Original Herman's BuildingAfter the bridge was completed and the flowage was formed, Chris Lee appropriated a shack that was left there and began to rent out boats. Other area resorts soon left their own boats in Lee's care to be used either for their own guests or for Lee to rent out. Lee's Boat Livery eventually built up a fleet of 26 boats, set anglers up with guides and sold pop and refreshments out of a huge piano crate which was converted into a shelter. Chris and Elsie (Slater) Lee eventually paid Northern States Power $10 a year to lease the land and built a permanent home and place of business there, a business which is now known as Herman's Landing. In time, a solid resort community became established on the Chippewa Flowage, which became noted for its excellent walleye fishing, slab crappies and one of the finest Musky fisheries in the country.

Being known as a lake to produce good numbers of Musky during the 1920's, by 1938 the Chippewa Flowage had matured and began producing consistent catches of huge Musky over 35 lbs. The Winter Dam Fish Hatchery, active during the late 1930's and early 1940's, extensively stocked fry into the flowage and other area waters. After the war, fingerling Musky were stocked because of their much higher survival rates.

The flowage quickly earned a reputation as the place to be for all serious Musky anglers, reaching its first peak in Musky production during the late 1940's and early 1950's. After that, big fish numbers dropped off a bit but the numbers of fish caught remained at a consistent level. The fishing was still very good and huge fish were still being caught on occasion, but the number of Musky caught in the 15 to 30 lb. range was comparatively low.
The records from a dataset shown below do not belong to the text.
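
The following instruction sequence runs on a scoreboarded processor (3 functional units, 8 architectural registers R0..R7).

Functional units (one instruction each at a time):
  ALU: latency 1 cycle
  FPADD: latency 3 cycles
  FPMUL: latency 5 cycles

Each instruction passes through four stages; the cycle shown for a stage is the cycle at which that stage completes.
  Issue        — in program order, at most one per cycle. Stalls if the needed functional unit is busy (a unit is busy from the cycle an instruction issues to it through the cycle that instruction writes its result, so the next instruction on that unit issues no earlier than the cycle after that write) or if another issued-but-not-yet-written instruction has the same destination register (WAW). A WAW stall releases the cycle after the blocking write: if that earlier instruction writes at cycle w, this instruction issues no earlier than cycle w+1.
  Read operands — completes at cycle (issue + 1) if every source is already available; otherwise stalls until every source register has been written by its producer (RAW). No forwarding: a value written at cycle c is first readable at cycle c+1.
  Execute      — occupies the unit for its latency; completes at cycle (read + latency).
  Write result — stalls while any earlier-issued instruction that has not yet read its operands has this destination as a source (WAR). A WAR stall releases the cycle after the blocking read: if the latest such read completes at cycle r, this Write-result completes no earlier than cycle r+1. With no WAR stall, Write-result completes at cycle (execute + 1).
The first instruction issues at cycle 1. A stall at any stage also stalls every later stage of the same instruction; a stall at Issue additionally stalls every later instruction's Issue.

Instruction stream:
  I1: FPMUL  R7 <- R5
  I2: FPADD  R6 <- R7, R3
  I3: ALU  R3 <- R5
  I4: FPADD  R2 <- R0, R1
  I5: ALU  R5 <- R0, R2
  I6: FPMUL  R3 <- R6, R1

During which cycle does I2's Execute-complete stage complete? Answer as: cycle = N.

cycle = 12

1) issue 1, read 2, done 7, write 8
2) issue 2, read 9, done 12, write 13  <RAW R7: wait I1 write@8>
3) issue 3, read 4, done 5, write 10  <WAR R3: wait I2 read@9>
4) issue 14, read 15, done 18, write 19  <struct: FPADD busy until I2 writes@13>
5) issue 15, read 20, done 21, write 22  <RAW R2: wait I4 write@19>
6) issue 16, read 17, done 22, write 23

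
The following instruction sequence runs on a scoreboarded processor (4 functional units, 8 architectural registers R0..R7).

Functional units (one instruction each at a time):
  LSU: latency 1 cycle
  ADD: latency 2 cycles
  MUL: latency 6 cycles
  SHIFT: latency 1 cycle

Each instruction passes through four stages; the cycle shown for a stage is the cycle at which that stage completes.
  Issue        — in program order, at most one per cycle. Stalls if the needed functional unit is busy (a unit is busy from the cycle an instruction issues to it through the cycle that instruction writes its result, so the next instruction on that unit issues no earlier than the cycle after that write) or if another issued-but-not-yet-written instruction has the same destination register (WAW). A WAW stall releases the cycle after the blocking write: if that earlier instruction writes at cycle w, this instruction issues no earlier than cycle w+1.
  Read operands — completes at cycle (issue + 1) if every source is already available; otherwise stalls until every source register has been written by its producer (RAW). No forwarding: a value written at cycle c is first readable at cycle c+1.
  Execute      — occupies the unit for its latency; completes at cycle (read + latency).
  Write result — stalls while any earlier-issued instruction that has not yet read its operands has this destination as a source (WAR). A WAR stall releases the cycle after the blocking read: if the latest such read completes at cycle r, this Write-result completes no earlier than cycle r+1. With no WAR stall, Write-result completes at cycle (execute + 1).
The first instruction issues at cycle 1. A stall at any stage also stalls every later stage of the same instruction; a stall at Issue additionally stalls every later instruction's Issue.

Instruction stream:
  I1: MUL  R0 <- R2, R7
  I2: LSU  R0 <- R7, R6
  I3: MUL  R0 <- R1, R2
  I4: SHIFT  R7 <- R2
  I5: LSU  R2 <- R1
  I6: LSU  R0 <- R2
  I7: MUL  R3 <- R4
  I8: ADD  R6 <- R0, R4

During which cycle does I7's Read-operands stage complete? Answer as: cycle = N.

  I1 | 1 | 2 | 8 | 9
  I2 | 10 | 11 | 12 | 13   WAW R0: wait I1 write@9
  I3 | 14 | 15 | 21 | 22   WAW R0: wait I2 write@13
  I4 | 15 | 16 | 17 | 18
  I5 | 16 | 17 | 18 | 19
  I6 | 23 | 24 | 25 | 26   WAW R0: wait I3 write@22
  I7 | 24 | 25 | 31 | 32
  I8 | 25 | 27 | 29 | 30   RAW R0: wait I6 write@26

cycle = 25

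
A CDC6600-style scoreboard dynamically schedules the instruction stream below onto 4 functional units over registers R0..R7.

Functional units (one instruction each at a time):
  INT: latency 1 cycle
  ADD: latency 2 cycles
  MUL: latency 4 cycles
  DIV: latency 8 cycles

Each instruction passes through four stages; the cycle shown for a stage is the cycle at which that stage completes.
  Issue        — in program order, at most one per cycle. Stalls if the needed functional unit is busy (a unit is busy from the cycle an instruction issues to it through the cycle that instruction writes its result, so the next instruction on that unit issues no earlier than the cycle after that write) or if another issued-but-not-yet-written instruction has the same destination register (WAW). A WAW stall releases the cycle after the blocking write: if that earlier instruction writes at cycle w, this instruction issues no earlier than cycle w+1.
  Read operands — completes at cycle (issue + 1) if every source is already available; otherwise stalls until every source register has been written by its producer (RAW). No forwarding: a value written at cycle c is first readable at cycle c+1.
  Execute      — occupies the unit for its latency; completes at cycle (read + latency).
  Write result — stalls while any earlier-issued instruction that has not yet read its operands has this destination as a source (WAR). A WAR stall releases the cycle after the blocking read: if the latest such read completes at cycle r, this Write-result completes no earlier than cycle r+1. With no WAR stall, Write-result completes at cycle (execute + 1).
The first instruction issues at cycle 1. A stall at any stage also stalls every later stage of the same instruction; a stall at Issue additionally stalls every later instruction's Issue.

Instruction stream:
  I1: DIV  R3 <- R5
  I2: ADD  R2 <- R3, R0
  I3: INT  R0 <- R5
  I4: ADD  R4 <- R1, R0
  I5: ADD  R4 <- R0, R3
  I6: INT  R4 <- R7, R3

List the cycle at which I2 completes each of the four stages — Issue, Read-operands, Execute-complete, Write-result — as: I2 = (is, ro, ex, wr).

I2 = (2, 12, 14, 15)

c1: I1 issues→DIV
c2: I1 reads; I2 issues→ADD
c3: I3 issues→INT
c4: I3 reads
c5: I3 exec-done
c10: I1 exec-done
c11: I1 writes R3
c12: I2 reads
c13: I3 writes R0
c14: I2 exec-done
c15: I2 writes R2
c16: I4 issues→ADD
c17: I4 reads
c19: I4 exec-done
c20: I4 writes R4
c21: I5 issues→ADD
c22: I5 reads
c24: I5 exec-done
c25: I5 writes R4
c26: I6 issues→INT
c27: I6 reads
c28: I6 exec-done
c29: I6 writes R4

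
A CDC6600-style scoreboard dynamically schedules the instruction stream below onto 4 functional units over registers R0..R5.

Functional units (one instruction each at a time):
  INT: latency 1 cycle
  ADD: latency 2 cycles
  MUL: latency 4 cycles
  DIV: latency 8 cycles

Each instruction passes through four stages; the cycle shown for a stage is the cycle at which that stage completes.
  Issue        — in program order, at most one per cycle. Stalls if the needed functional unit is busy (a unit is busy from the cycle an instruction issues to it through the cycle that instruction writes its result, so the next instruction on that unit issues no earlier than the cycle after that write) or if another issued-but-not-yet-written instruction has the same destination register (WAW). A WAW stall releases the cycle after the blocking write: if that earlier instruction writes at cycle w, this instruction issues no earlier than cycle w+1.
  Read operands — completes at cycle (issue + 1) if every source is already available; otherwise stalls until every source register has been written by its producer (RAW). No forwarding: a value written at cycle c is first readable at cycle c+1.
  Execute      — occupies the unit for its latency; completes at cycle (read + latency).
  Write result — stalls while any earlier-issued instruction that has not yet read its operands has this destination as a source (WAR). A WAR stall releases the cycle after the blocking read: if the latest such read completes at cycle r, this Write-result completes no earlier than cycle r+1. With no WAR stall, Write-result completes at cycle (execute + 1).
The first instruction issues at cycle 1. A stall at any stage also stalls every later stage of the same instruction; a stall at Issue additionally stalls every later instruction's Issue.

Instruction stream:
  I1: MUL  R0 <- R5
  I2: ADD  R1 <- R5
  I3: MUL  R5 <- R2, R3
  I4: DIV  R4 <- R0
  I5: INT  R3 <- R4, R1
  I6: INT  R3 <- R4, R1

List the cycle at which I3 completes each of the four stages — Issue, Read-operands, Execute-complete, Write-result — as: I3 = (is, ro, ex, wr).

I3 = (8, 9, 13, 14)

I1: IS=1 RO=2 EX=6 WR=7
I2: IS=2 RO=3 EX=5 WR=6
I3: IS=8 RO=9 EX=13 WR=14  [struct: MUL busy until I1 writes@7]
I4: IS=9 RO=10 EX=18 WR=19
I5: IS=10 RO=20 EX=21 WR=22  [RAW R4: wait I4 write@19]
I6: IS=23 RO=24 EX=25 WR=26  [struct: INT busy until I5 writes@22]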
But, because of the concept of the voluntary catch and release program, which started to catch on during the late 1970's, an amazing momentum was soon to build, taking the concept perhaps further than anyone had ever dreamed. After seeing almost immediate improvements in the flowage's Musky fishery, anglers began to release even more and larger fish. By the 1990's, release percentages on the flowage had reached the 90% mark. Musky weighing 20 to 30 lbs. were commonly being released, and even some 50+ inchers were being released, something unheard of back in the 1970's!

This release program has been a total success story for the Chippewa Flowage, bringing the status of this lake's Musky fishery up to its second peak. In fact, in 1994, more trophy Musky over the 30 lb. class were caught on the flowage than during any other year in the recorded history of the Chippewa Flowage! With over 90% of the estimated total annual catch of some 1,800 Musky now being released - the Chippewa Flowage will forever remain one of the country's premier Musky factories.